In this wire from Dane Roberts at Regal Funds Management ‘Game on or game over’, Dane examines the different perspectives on the highly volatile equity markets, saying "The bulls will claim its ‘Game On’ with a white-hot US economy, relatively low-interest rates, a solid earnings season and low unemployment rates; The bears will talk trade, debt levels and the reversal of QE as reasons why its ‘Game Over’ for this ageing bull market."
In the ‘Trillion-dollar study credit managers don’t want you to read’, Charlie Jamieson at JCB lined corporate bonds up in the sights as being an asset class to stay well clear of. He wrote that: “corporate bonds do NOT defend and protect against equity allocations but magnify the equity outcomes”.
Well ahead of the market, Geoff Wood at Morphic Asset Management made the case in ‘Fed’s Secret Santa: A gift for markets’ that we may be up for a period of Fed pausing; now a consensus view. He wrote that: “Well, if we find ourselves staring at weak growth and ISM prints in 2019 and the Fed moving to pause, then some lessons from the past show that things may not turn out as bad as they feel”.
Also looking at monetary policy, Ted Alexander at Walsh and Company is more focused on the current mismatch of monetary policy between the US and Australia.
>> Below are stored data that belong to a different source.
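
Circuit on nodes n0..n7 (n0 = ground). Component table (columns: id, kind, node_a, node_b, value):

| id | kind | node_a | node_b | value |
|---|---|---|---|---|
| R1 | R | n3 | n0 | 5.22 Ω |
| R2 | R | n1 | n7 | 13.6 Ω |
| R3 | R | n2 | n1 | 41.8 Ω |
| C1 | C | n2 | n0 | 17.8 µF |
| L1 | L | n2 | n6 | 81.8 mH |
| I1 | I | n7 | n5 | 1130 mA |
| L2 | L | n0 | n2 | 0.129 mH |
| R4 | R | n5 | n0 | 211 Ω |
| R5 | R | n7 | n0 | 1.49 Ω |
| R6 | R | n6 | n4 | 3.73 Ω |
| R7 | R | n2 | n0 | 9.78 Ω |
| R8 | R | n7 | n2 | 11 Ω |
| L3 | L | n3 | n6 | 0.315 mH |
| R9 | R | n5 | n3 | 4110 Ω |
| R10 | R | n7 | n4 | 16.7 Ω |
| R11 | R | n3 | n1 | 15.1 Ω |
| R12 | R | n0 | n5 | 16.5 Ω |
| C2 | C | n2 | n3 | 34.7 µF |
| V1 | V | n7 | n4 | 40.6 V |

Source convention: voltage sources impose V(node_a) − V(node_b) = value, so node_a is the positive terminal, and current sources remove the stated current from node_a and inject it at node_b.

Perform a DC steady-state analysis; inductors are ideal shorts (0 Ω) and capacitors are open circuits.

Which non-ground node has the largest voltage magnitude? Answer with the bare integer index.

MNA unknowns: 7 node voltages V₁..V_7 plus 4 source currents (L1, L2, L3, V1)
R1: Y=0.1916 on G[3,0]
R2: Y=0.07353 on G[1,7]
R3: Y=0.02392 on G[2,1]
C1: Y=0.000 on G[2,0]
L1: row V2−V6=0, i_L1 at 2,6
I1: z[7]−=1.13, z[5]+=1.13
L2: row V0−V2=0, i_L2 at 0,2
R4: Y=0.004739 on G[5,0]
R5: Y=0.6711 on G[7,0]
R6: Y=0.2681 on G[6,4]
R7: Y=0.1022 on G[2,0]
R8: Y=0.09091 on G[7,2]
L3: row V3−V6=0, i_L3 at 3,6
R9: Y=0.0002433 on G[5,3]
R10: Y=0.05988 on G[7,4]
R11: Y=0.06623 on G[3,1]
R12: Y=0.06061 on G[0,5]
C2: Y=0.000 on G[2,3]
V1: row V7−V4=40.6, i_V1 at 7,4
solve → V1=4.093, V2=0.000, V3=0.000, V4=-31.49, V5=17.23, V6=0.000, V7=9.111
aux → i_L1=8.167, i_L2=7.241, i_L3=0.2753, i_V1=-10.87

4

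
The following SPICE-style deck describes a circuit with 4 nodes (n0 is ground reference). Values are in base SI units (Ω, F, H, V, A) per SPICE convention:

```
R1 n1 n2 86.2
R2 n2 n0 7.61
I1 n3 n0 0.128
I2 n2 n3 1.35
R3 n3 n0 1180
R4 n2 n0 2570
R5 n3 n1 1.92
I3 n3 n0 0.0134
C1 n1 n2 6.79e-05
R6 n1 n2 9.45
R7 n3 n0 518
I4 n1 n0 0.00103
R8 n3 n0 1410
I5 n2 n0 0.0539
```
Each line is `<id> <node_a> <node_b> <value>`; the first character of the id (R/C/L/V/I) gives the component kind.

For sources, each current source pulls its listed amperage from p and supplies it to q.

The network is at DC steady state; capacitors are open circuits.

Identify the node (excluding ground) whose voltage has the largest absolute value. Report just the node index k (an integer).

3

Element admittances at DC:
  Y(R1) = 0.01160 S between n1,n2
  Y(R2) = 0.1314 S between n2,n0
  I1: injects 0.128 A into n0 (from n3)
  I2: injects 1.35 A into n3 (from n2)
  Y(R3) = 0.0008475 S between n3,n0
  Y(R4) = 0.0003891 S between n2,n0
  Y(R5) = 0.5208 S between n3,n1
  I3: injects 0.0134 A into n0 (from n3)
  Y(C1) = 0.000 S between n1,n2
  Y(R6) = 0.1058 S between n1,n2
  Y(R7) = 0.001931 S between n3,n0
  I4: injects 0.00103 A into n0 (from n1)
  Y(R8) = 0.0007092 S between n3,n0
  I5: injects 0.0539 A into n0 (from n2)
Assemble and solve the 3×3 MNA system:
  V(n1)=8.207  V(n2)=-1.766  V(n3)=10.46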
He asks: ‘Will the RBA capitulate and raise rates when the dollar hits 50c’, and suggests we should ‘expect some spice and excitement from monetary policy through 2019’.
Yield hunters often forget about AREITs, but Pete Morrissey at APN Property makes a compelling case for them as a must have in the income portfolio in ‘Rest easy and think of the yield’. He summarises to say: “This Christmas, rest easy, put your feet up, and when you get frustrated by the crowds at your local shopping centre, just think of the yield. Right now, it happens to be one of the more reliable, predictable things in finance”.
Looking at a turbulent market that could “present many opportunities for investors”, Matt Haupt at Wilson Asset Management short-lists ‘3 key market drivers to watch’ in 2019, namely government intervention, trade wars, and oil.
Five very lean years for resource companies led to brutal rationalization of the sector. Highly experienced resources investor, David Whitten at Janus Henderson, writes in ‘The resource sector’s purple patch’ that leading companies are now in the unusual position of enjoying ‘low financial leverage, good growth prospects, high dividend yields and share buybacks’.
Jeremy Gibson from Munro Partners examines a fascinating area of research in: ‘The future of DNA technology’, in looking at DNA sequencing systems, by example of market leader, Illumina, which he says ‘recently reported that 90% of all sequencing performed has been generated on Illumina technology’.